Annual RSU award (grant date)3,002 RSUs; $139,968 FV Granted after 2024 Annual Meeting (Feb 20, 2024) based on average of high/low price; Chair received additional RSUs (not applicable to Mr. Taylor)
All other compensation$228 Company-provided term life insurance (net of premiums)
Total FY2024 director compensation$250,196 Sum of cash + stock + other
Director compensation cap$600,000 (base compensation: cash + annual RSU) Excludes Chair and Committee chair retainers

Performance Compensation

ElementDesignVesting/MeasurementAmount
Director RSUs (time-based)Annual grant to non-employee directorsVest on the earlier of 1-year after grant or immediately prior to first annual meeting after grant; dividends accrue as additional shares; shares held until board departure/change in control/death/disability 3,002 RSUs granted Feb 20, 2024 (vest expected immediately prior to Feb 18, 2025 Annual Meeting)
Performance metricsNot applicable to director equityDirector RSUs are time-based (no EBITDA/TSR metrics) N/A

Other Directorships & Interlocks

RelationshipDescriptionFY2024 Transaction AmountIndependence Outcome
Wabash National CorporationMr. Taylor is a Wabash director; Hillenbrand purchased equipment/services from Wabash; Wabash purchased an immaterial amount from HillenbrandHI purchases from Wabash: ~$147,000; Wabash purchases from HI: immaterial Board concluded immaterial; Mr. Taylor is independent (no material interest; role/compensation at Wabash not impacted; amounts immaterial vs Company/Wabash revenues)

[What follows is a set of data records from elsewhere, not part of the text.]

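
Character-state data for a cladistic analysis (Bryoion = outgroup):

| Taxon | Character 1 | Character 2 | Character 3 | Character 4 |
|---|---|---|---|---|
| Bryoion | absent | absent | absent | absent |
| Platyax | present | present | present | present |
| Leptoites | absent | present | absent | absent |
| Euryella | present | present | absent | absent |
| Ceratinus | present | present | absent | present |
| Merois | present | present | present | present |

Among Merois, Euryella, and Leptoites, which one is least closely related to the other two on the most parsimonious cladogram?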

Expertise & Qualifications

  • Thirty years of investment banking and corporate finance leadership; CEO of private equity firm; extensive M&A and strategic transaction oversight; risk management, HR committee experience across public/private boards.
  • Education: MBA (Finance), Harvard; BA (History), Yale.

Equity Ownership

Ownership DetailAmountNotes
Beneficial ownership (as of Dec 13, 2024)80,188 shares Less than 1% of outstanding (*)
Composition67,730 RSUs; 12,458 deferred director fee shares RSUs and deferred shares held on Company books
Unvested RSUs (as of Sep 30, 2024)3,056 units Reflects accrual of dividend equivalents
Pledging/HedgingNone; prohibited by policy; no director/executive shares pledged
Ownership guideline5x annual cash compensation; compliance required within 5 years; current non-employee directors (other than Rumsey, Pullin, Sawhney, Lower) are compliant

Insider trades note: Attempted to fetch recent Form 4 filings for “Stuart A. Taylor, II” but the insider-trades tool returned an authorization error (401). Section 16(a) compliance disclosure indicates all directors and officers satisfied timely filing requirements in FY2024.

Governance Assessment

  • Committee leadership and breadth: Chairing M&A and serving on Compensation and NCG signal strong influence on portfolio strategy, governance, and pay oversight; prior Audit Committee tenure adds financial oversight experience.
  • Independence and conflicts: Board formally assessed Wabash transactions and found them immaterial; Mr. Taylor remains independent—reduces conflict risk despite interlock.
  • Alignment mechanisms: Strict anti-hedging/anti-pledging; director RSUs held until departure/change-in-control/death/disability; stock ownership guideline at 5x cash comp with compliance affirmed for seasoned directors.
  • Attendance and engagement: Board/committee frequency (7/6/4/4 respectively) with all directors meeting the 75% threshold; executive sessions after each meeting support independent oversight.
  • Pay structure quality: Balanced cash/equity, no per-meeting fees, capped base compensation ($600k), independent consultant input (Pay Governance), and periodic market benchmarking—mitigates pay inflation risk.
  • Shareholder sentiment: Say-on-pay has exceeded 94% approval for eleven consecutive years, signaling investor support for compensation and governance practices.

RED FLAGS: None disclosed specific to Mr. Taylor. Related-party exposure via Wabash is small and explicitly evaluated as immaterial; no hedging/pledging; no delinquent Section 16 filings; Compensation Committee reported no interlocks/insider participation.